The Ombudsman’s work is concerned with decisions that are contested by citizens or with procedures that have not been carried out as they should have been. This goes from the conduct of a single official to the conduct of an entire service. The person who intervenes here should be taken seriously, which means that they do not necessarily have to be popular, but should be respected by the administration.
After Marc Fischbach (2004 to 2012) and Lydie Err (2012 to 2017), Claudia Monti is the third Ombudsman of Luxembourg. She got the position on April 1, 2017. The office of Ombudsman, which incidentally is one of the best-paid posts in the civil service, is held for eight years and is non-renewable.

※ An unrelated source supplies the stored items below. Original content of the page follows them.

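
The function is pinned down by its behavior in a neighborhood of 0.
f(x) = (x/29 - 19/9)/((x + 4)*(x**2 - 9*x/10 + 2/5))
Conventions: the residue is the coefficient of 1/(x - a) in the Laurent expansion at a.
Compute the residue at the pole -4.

At the order-1 pole -4 set g(x) = (x - (-4))*f(x) = (x/29 - 19/9)/(x**2 - 9*x/10 + 2/5).
Simple pole: residue = g(a) at a = -4, which is -587/5220.

The residue is -587/5220.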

We conducted the interview with the “Knouterfra” on Wednesday last week. The 2019 annual report will be presented next Monday at 9:00 in the Chamber of Deputies and broadcast on “Chamber.TV”.
Lëtzebuerger Journal: Why is the Ombudsman actually called Ombudsman? Ombudsperson would be a more appropriate name, wouldn’t it?
Claudia Monti: The term ombudsman comes from Scandinavian, where “ombud” means to mediate and “man” means person, so the term is quite appropriate. Internationally, however, the term ombudsman or ombudsperson is becoming more and more prevalent; in German we say “Ombudsman” and in French “défenseur des droits”.